Let's say, for example, that McCain had 30 (to choose a round number) paths to victory available, but that 20 of them required him to win Pennsylvania. If Obama has a 55% chance of winning Pennsylvania, that doesn't just add some votes to Obama's popular total or 21 votes to his electoral vote total. What it does is significantly reduce the number of ways that John McCain could win. McCain needed so much to go right for him that it was a near impossibility. FiveThirtyEight had Obama winning in over 95% of scenarios for most of the last month because there just were not many paths available for McCain. Even if he would have picked up Pennsylvania (which was always unlikely) he STILL would have needed a bunch of other states to break his way. Obama simply had more outs. While most pundits were reciting poll numbers of 52-48, or something like that, making the race sound reasonably close, Nate had it (for all intents and purposes) 95-5, which is more in tune with the electoral vote blowout that ensued.

Anyway, Silver is an excellent prognosticator, and all of his new-found recognition is well deserved and well earned. Moreover, this is an excellent advertisement for BP and PECOTA for next year, which is an absolute necessity for any real baseball fan.

For more on Bayes theorem, you could read this, or the prologue to The Wisdom of Crowds (the part about The Scorpion), or you could understand the Mont Hall Problem. Then read Anathem.

4 comments:

  1. I had no idea he was behind fivethirtyeight. Damn good prognosticator.

    ReplyDelete
  2. Nate Silver is definately near the top of my "Guys I'd like to have a beer with" list. Nothing more interesting than math, baseball and politics.

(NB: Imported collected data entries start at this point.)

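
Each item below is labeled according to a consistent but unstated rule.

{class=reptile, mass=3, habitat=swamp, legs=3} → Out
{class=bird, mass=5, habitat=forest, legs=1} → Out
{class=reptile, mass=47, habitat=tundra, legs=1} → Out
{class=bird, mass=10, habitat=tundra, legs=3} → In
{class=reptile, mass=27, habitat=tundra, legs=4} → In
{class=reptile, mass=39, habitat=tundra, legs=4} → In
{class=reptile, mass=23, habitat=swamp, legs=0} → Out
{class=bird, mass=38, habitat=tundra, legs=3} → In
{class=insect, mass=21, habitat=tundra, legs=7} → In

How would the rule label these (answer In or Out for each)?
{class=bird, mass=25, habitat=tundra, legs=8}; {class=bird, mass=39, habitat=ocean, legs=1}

In, Out

One predicate separates the groups cleanly: habitat is tundra AND legs ≥ 3.
{class=bird, mass=25, habitat=tundra, legs=8} → habitat is tundra, legs = 8 → In. {class=bird, mass=39, habitat=ocean, legs=1} → habitat is ocean, legs = 1 → Out.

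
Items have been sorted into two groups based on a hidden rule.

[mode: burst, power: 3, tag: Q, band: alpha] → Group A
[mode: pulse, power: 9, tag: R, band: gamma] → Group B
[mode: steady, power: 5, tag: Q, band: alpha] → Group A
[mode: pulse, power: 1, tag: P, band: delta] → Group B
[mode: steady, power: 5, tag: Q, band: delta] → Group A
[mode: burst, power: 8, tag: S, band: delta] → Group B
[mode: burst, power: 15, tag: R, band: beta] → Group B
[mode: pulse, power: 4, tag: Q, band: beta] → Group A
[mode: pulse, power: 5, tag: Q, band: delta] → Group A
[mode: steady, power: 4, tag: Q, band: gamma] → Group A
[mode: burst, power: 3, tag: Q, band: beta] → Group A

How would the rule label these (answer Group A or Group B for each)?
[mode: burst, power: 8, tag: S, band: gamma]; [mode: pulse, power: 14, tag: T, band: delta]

The distinguishing property — tag is Q — holds for all the 'Group A' cases and none of the 'Group B' cases.
[mode: burst, power: 8, tag: S, band: gamma] → tag is S → Group B.
[mode: pulse, power: 14, tag: T, band: delta] → tag is T → Group B.

Group B, Group B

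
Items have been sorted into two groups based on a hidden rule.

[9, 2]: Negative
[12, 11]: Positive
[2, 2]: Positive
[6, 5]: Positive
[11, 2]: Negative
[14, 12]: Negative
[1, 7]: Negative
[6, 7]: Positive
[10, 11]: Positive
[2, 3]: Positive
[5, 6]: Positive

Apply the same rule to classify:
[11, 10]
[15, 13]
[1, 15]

Positive, Negative, Negative

One predicate separates the groups cleanly: |first − second| ≤ 1.
[11, 10] — |11−10| = 1, hence Positive. [15, 13] — |15−13| = 2, hence Negative. [1, 15] — |1−15| = 14, hence Negative.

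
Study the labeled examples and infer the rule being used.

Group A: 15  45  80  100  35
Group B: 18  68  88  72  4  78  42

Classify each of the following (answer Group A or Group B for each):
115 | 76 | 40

Group A, Group B, Group A

The pattern is that an item is 'Group A' exactly when: multiple of 5.
115: 115 = 5·23, has this property → Group A. 76: 76 = 5·15 + 1, doesn't qualify → Group B. 40: 40 = 5·8, has this property → Group A.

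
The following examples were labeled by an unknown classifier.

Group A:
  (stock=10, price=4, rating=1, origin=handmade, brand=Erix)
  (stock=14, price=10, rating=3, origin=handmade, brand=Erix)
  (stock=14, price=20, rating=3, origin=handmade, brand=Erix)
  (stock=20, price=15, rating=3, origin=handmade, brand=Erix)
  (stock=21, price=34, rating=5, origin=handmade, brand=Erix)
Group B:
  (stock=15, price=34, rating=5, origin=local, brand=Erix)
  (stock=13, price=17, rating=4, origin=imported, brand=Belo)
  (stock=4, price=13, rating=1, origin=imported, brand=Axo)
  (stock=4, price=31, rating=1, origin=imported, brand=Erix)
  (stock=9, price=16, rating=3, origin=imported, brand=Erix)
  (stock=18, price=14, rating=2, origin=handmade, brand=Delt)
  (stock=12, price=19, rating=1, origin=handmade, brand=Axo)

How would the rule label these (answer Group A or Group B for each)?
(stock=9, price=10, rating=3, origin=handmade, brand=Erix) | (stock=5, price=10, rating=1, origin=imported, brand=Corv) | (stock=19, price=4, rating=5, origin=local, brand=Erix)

The classifier is using: origin is handmade AND brand is Erix.
(stock=9, price=10, rating=3, origin=handmade, brand=Erix) → origin is handmade, brand is Erix → Group A. (stock=5, price=10, rating=1, origin=imported, brand=Corv) → origin is imported, brand is Corv → Group B. (stock=19, price=4, rating=5, origin=local, brand=Erix) → origin is local, brand is Erix → Group B.

Group A, Group B, Group B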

    What the hell is that video at the end? I'm about 100 pages into Anathem and it's really awesome, but that video is almost enough to make me want to put it down. Is it just some fan-made promo?

    ReplyDelete
  3. I must have missed that in my first read...you're a Neal Stephenson fan? And you call me a geek for building computers?

    This is a terrible injustice.

    ReplyDelete
  4. I thought the promo was funny. Especially the saeculum in football uniforms. E, I've never claimed to be less nerdy than you.